1987. 12 years old. Jump shooting wood ducks drifting down a small river with my dad and field hunting geese at the local dairy farm. River's still there. Dairy farm is now a subdivision full of McMansions, minivans, and soccer moms


----------



## Wallis (Nov 10, 2015)

'92 at 12 years old unless you count the duck I shot with my pellet gun when I was 9. Dad said I wasn't old enough to go so I thought if I proved to him I could kill a duck I could go. The neighbors weren't to happy about me shooting their duck. Got my tail tanned for that one. I felt that sucker shouldn't have been trespassing on our pond.


----------



## just ducky (Aug 23, 2002)

smoke said:


> 1973
> 
> We had to wait until we were 12 years old back then and there was no youth day, youth size waders, youth Drake wear, no thinsulate or goretex either. It was dang cold and wet and the waders didn't have any insulation and your feet got cold, really cold. But I loved every wet cold minute of it and have been hooked ever since.

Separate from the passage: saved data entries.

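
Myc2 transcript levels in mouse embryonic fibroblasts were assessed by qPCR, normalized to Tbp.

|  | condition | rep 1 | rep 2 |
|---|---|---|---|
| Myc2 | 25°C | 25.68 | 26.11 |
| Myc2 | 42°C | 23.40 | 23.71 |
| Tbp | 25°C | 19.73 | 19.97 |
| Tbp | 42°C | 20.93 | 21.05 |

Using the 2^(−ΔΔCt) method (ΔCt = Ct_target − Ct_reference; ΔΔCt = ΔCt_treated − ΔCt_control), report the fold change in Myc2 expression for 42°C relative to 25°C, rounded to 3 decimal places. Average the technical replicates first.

11.158

Mean Ct: Myc2 25°C 25.895; Myc2 42°C 23.555; Tbp 25°C 19.850; Tbp 42°C 20.990
ΔCt(25°C) = 25.895 − 19.850 = 6.045
ΔCt(42°C) = 23.555 − 20.990 = 2.565
ΔΔCt = 2.565 − 6.045 = -3.480
Fold change = 2^(−(-3.480)) = 2^3.480 = 11.1579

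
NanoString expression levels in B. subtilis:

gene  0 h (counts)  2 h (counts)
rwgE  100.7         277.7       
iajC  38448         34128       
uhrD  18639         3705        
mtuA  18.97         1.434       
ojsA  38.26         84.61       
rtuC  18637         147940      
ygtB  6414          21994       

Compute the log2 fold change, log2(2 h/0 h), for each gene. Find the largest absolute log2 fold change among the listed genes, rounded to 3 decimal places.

3.726

log2(277.7/100.7) = 1.463  (rwgE)
log2(34128/38448) = -0.172  (iajC)
log2(3705/18639) = -2.331  (uhrD)
log2(1.434/18.97) = -3.726  (mtuA)
log2(84.61/38.26) = 1.145  (ojsA)
log2(147940/18637) = 2.989  (rtuC)
log2(21994/6414) = 1.778  (ygtB)
The largest magnitude belongs to mtuA.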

Nope, none of that fancy **** back then. I was a pheasant hunter born and raised, and when they started tanking in the 70's, a college buddy said "hey come duck hunting". Since I was a pheasant hunter, I showed up in my dad's old brown canvas upland jacket, a pair of waders that had a few holes in them, and an orange hat...yes, and orange hat. I had no clue you didn't need blaze orange to hunt ducks.  So my buddy took one look at me, and said "give me that!" and snatched that hat off my head. That was 1978...never looked back.


----------



## hankrt (Nov 7, 2007)

1974 for me, loved every second of it since.


----------



## duckbuster2 (Aug 14, 2008)

1967 on Saginaw Bay the same place I hunt now.
Here's me in 1967 or 68


----------



## Divers Down (Mar 31, 2008)

smoke said:


> 1973
> 
> We had to wait until we were 12 years old back then and there was no youth day, youth size waders, youth Drake wear, no thinsulate or goretex either. It was dang cold and wet and the waders didn't have any insulation and your feet got cold, really cold. But I loved every wet cold minute of it and have been hooked ever since.


Yep patched up pair of Red Ball waders...shoulda named em froze balls.


----------



## peters (Sep 28, 2010)

This was prolly in 1996-97 I was 5 years old hunting with my dad. 










Haven't skipped a beat since then!!


----------



## Wall-llard Willie (Sep 10, 2004)

1982 at the age of 14, still have all my liscense and stamps from then till now. but I did skip a bit in the first 10 years.


----------



## kskenny (Nov 25, 2016)

1966 killed my 1st mallard drake with an Ithaca 37. Eight years of age.


----------



## N M Mechanical (Feb 7, 2008)

1991 on a beaver pond between sits of tree watching. No one in the family hunted ducks did not go much till I had a driver license then I would go 4-6 times a year till 2011 when I got Kenny


----------



## Socks (Jan 8, 2007)

I got my first hunting dog in 2007 to hunt pheasants now and then(he ended up being great at upland and waterfowl) and my son was born in 2008 so it'd have to be 2009 or 2010.


----------



## shotgun12 (Jul 19, 2005)

started at 15 and still doing it,


----------



## adam bomb (Feb 27, 2006)

This was my 21st season. Started when I was 14.


----------



## carsonr2 (Jan 15, 2009)

1991

Hunted Todd Farm regularly and the Highbanks Unit.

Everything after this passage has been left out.